La conciencia sobre nuestro patrimonio se construyó a la par de la legislación que nos hemos dado. Haciendo un apretado resumen diría que, aunque la normatividad propia tiene una larga cronología (que se remonta al siglo XVI), sólo al final del XIX Porfirio Díaz pasó de justificar legalmente que particulares pudiesen “hacer exploraciones arqueológicas” (1896), a decretar “la propiedad de la nación sobre los monumentos arqueológicos” (1897). La casi desconocida ley huertista (1914) dio un paso adelante y, puesto que ya se hallaba protegido lo arqueológico, dictó que, “dada su importancia, el Estado debe atender los inmuebles artísticos e históricos”. Sin embargo, esta última emanó de un gobierno ilegítimo; entonces, nunca se ejerció. Fue Venustiano Carranza quien retomó los conceptos y compromisos de los gobiernos anteriores y los estructuró en un formal cuerpo legal (1916). Dicha división así fue delineándose –lo arqueológico, lo histórico y lo artístico, junto con sus responsables–, pues aún no existían como institutos nacionales, sino sólo “comisiones”, “direcciones” o “inspecciones generales”. Por ello pasó de esa forma, agregando las “bellezas naturales”, a la ley cardenista (1934). Fue el mismo general Cárdenas quien, al final de su mandato, también formó el Instituto Nacional de Antropología e Historia (INAH) en 1939, y siete años después, en 1946, Miguel Alemán, como promesa de campaña, fundó el Instituto Nacional de Bellas Artes (INBA). El primero resultó responsable de nuestro patrimonio arqueológico e histórico, y el segundo del artístico. Luis Echeverría cerró el círculo al publicar la vigente Ley Federal sobre Monumentos y Zonas Arqueológicos, Artísticos e Históricos (1972) y su Reglamento (1975), asignándoles responsabilidades federales bien claras al respecto a cada instituto. ¿La legislación envejeció? Obvio, y necesitamos renovarla para eliminar, por ejemplo, el criterio excluyente de la “genialidad” del artista.
Definidos los conceptos y los responsables, en un país megadiverso y multicultural, nuestro patrimonio también lo es y abarca amplios periodos. Toda la nación es un sitio paleontológico o arqueológico, mismo que resguarda vestigios importantísimos. No sólo entre 1521 y el final del siglo XIX se aceptó contener lo histórico y responsabilizar al INAH. Es imposible que un ente federal preserve, estudie y difunda ese universo. La tarea del INBA no es menor; a él le toca a partir del inicio del siglo XX hasta el día de hoy.

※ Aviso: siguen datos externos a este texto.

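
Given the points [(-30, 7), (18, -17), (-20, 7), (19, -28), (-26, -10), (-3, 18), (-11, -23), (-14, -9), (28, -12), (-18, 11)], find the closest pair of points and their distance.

Computing all pairwise distances among 10 points:

d((-30, 7), (18, -17)) = 53.6656
d((-30, 7), (-20, 7)) = 10.0
d((-30, 7), (19, -28)) = 60.2163
d((-30, 7), (-26, -10)) = 17.4642
d((-30, 7), (-3, 18)) = 29.1548
d((-30, 7), (-11, -23)) = 35.5106
d((-30, 7), (-14, -9)) = 22.6274
d((-30, 7), (28, -12)) = 61.0328
d((-30, 7), (-18, 11)) = 12.6491
d((18, -17), (-20, 7)) = 44.9444
d((18, -17), (19, -28)) = 11.0454
d((18, -17), (-26, -10)) = 44.5533
d((18, -17), (-3, 18)) = 40.8167
d((18, -17), (-11, -23)) = 29.6142
d((18, -17), (-14, -9)) = 32.9848
d((18, -17), (28, -12)) = 11.1803
d((18, -17), (-18, 11)) = 45.607
d((-20, 7), (19, -28)) = 52.4023
d((-20, 7), (-26, -10)) = 18.0278
d((-20, 7), (-3, 18)) = 20.2485
d((-20, 7), (-11, -23)) = 31.3209
d((-20, 7), (-14, -9)) = 17.088
d((-20, 7), (28, -12)) = 51.6236
d((-20, 7), (-18, 11)) = 4.4721 <-- minimum
d((19, -28), (-26, -10)) = 48.4665
d((19, -28), (-3, 18)) = 50.9902
d((19, -28), (-11, -23)) = 30.4138
d((19, -28), (-14, -9)) = 38.0789
d((19, -28), (28, -12)) = 18.3576
d((19, -28), (-18, 11)) = 53.7587
d((-26, -10), (-3, 18)) = 36.2353
d((-26, -10), (-11, -23)) = 19.8494
d((-26, -10), (-14, -9)) = 12.0416
d((-26, -10), (28, -12)) = 54.037
d((-26, -10), (-18, 11)) = 22.4722
d((-3, 18), (-11, -23)) = 41.7732
d((-3, 18), (-14, -9)) = 29.1548
d((-3, 18), (28, -12)) = 43.1393
d((-3, 18), (-18, 11)) = 16.5529
d((-11, -23), (-14, -9)) = 14.3178
d((-11, -23), (28, -12)) = 40.5216
d((-11, -23), (-18, 11)) = 34.7131
d((-14, -9), (28, -12)) = 42.107
d((-14, -9), (-18, 11)) = 20.3961
d((28, -12), (-18, 11)) = 51.4296

Closest pair: (-20, 7) and (-18, 11) with distance 4.4721

The closest pair is (-20, 7) and (-18, 11) with Euclidean distance 4.4721. For 10 points, brute-force pairwise comparison is shown above. For large n, the divide-and-conquer algorithm (sort by x, recurse on halves, check the dividing strip) achieves O(n log n).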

¿Qué hacer? Si hemos dicho que el patrimonio es abierto, que sólo acepta guardianes temporales, a los institutos toca, desde la ética y el conocimiento, dictar las directrices de Estado, fomentar la educación y aceptar coadyuvar para, con la sociedad civil, comprenderlo y protegerlo. No se cuida lo que no se entiende y se quiere. Sólo así podemos atender ruinas tan frágiles como las de Paquimé, Chihuahua; edificios surrealistas de concreto en la Huasteca Potosina; la iglesia de Gustave Eiffel en Santa Rosalía, Baja California Sur; poéticas casas y edificios de Luis Barragán en Guadalajara y Ciudad de México; conmovedores inmuebles nacionalistas de Manuel Amábilis en Mérida; joyas barrocas como la Capilla de Tonanzintla y la pirámide que contiene los murales mayas en Cacaxtla, ambos en Puebla; sin olvidar la catedral novohispana más importante de América Latina, por supuesto, la de Ciudad de México, pues todos resguardan el alma de unas personas, de una sociedad y de una época, que nos son en parte propias, esperan las leamos y al hacerlo entendamos sus testimonios para preservarlos.